A wave function perspective and efficient truncation of renormalised second-order perturbation theory

Abstract: We present an approach to renormalized second-order Green's function perturbation theory (GF2) which avoids all dependency on continuous variables, grids or explicit Green's functions, and is instead formulated entirely in terms of static quantities and wave functions. Correlation effects from MP2 diagrams are iteratively incorporated to modify the underlying spectrum of excitations by coupling the physical system to fictitious auxiliary degrees of freedom, allowing for the single-particle orbitals to delocalize into this additional space. The overall approach is shown to be rigorously $\mathcal{O}[N^5]$, after an appropriate compression of this auxiliary space. This is achieved via a novel scheme which ensures that a desired number of moments of the underlying occupied and virtual spectra are conserved in the compression, allowing a rapid and systematically improvable convergence to the limit of the effective dynamical resolution.
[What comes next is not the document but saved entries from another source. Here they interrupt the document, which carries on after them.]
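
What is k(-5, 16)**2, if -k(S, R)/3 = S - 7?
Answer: 1296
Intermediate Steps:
k(S, R) = 21 - 3*S (k(S, R) = -3*(S - 7) = -3*(-7 + S) = 21 - 3*S)
k(-5, 16)**2 = (21 - 3*(-5))**2 = (21 + 15)**2 = 36**2 = 1296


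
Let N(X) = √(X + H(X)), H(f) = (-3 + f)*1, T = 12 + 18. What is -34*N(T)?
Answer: -34*√57 ≈ -256.69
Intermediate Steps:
T = 30
H(f) = -3 + f
N(X) = √(-3 + 2*X) (N(X) = √(X + (-3 + X)) = √(-3 + 2*X))
-34*N(T) = -34*√(-3 + 2*30) = -34*√(-3 + 60) = -34*√57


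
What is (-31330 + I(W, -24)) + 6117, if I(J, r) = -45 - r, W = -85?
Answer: -25234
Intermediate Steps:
(-31330 + I(W, -24)) + 6117 = (-31330 + (-45 - 1*(-24))) + 6117 = (-31330 + (-45 + 24)) + 6117 = (-31330 - 21) + 6117 = -31351 + 6117 = -25234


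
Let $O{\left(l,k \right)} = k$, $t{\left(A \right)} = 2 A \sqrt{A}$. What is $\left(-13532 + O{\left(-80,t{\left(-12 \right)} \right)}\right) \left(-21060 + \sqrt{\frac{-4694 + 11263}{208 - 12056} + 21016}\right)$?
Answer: $\frac{\left(3383 + 12 i \sqrt{3}\right) \left(124759440 - \sqrt{737511339038}\right)}{1481} \approx 2.8302 \cdot 10^{8} + 1.7388 \cdot 10^{6} i$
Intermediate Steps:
$t{\left(A \right)} = 2 A^{\frac{3}{2}}$
$\left(-13532 + O{\left(-80,t{\left(-12 \right)} \right)}\right) \left(-21060 + \sqrt{\frac{-4694 + 11263}{208 - 12056} + 21016}\right) = \left(-13532 + 2 \left(-12\right)^{\frac{3}{2}}\right) \left(-21060 + \sqrt{\frac{-4694 + 11263}{208 - 12056} + 21016}\right) = \left(-13532 + 2 \left(- 24 i \sqrt{3}\right)\right) \left(-21060 + \sqrt{\frac{6569}{-11848} + 21016}\right) = \left(-13532 - 48 i \sqrt{3}\right) \left(-21060 + \sqrt{6569 \left(- \frac{1}{11848}\right) + 21016}\right) = \left(-13532 - 48 i \sqrt{3}\right) \left(-21060 + \sqrt{- \frac{6569}{11848} + 21016}\right) = \left(-13532 - 48 i \sqrt{3}\right) \left(-21060 + \sqrt{\frac{248990999}{11848}}\right) = \left(-13532 - 48 i \sqrt{3}\right) \left(-21060 + \frac{\sqrt{737511339038}}{5924}\right) = \left(-21060 + \frac{\sqrt{737511339038}}{5924}\right) \left(-13532 - 48 i \sqrt{3}\right)$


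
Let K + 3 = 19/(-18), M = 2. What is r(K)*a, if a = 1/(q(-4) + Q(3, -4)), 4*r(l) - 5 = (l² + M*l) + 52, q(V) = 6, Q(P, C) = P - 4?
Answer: 21169/6480 ≈ 3.2668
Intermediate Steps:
Q(P, C) = -4 + P
K = -73/18 (K = -3 + 19/(-18) = -3 + 19*(-1/18) = -3 - 19/18 = -73/18 ≈ -4.0556)
r(l) = 57/4 + l/2 + l²/4 (r(l) = 5/4 + ((l² + 2*l) + 52)/4 = 5/4 + (52 + l² + 2*l)/4 = 5/4 + (13 + l/2 + l²/4) = 57/4 + l/2 + l²/4)
a = ⅕ (a = 1/(6 + (-4 + 3)) = 1/(6 - 1) = 1/5 = ⅕ ≈ 0.20000)
r(K)*a = (57/4 + (½)*(-73/18) + (-73/18)²/4)*(⅕) = (57/4 - 73/36 + (¼)*(5329/324))*(⅕) = (57/4 - 73/36 + 5329/1296)*(⅕) = (21169/1296)*(⅕) = 21169/6480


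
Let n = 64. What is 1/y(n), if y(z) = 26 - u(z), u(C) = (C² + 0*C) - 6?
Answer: -1/4064 ≈ -0.00024606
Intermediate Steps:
u(C) = -6 + C² (u(C) = (C² + 0) - 6 = C² - 6 = -6 + C²)
y(z) = 32 - z² (y(z) = 26 - (-6 + z²) = 26 + (6 - z²) = 32 - z²)
1/y(n) = 1/(32 - 1*64²) = 1/(32 - 1*4096) = 1/(32 - 4096) = 1/(-4064) = -1/4064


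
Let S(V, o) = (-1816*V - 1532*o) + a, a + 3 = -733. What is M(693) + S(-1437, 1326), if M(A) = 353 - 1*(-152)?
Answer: 577929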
The approach is found to then allow for the qualitative description of stronger correlation effects, avoiding the divergences of MP2, as well as its orbital-optimized version. On application to the G1 test set, we find that modifications to only up to the third spectral moment of the underlying spectrum from which the double excitations are built is required for accurate energetics, even in strongly correlated regimes. This is beyond simple self-consistent changes to the density matrix of the system, but far from requiring a description of the full dynamics of the frequency-dependent self-energy.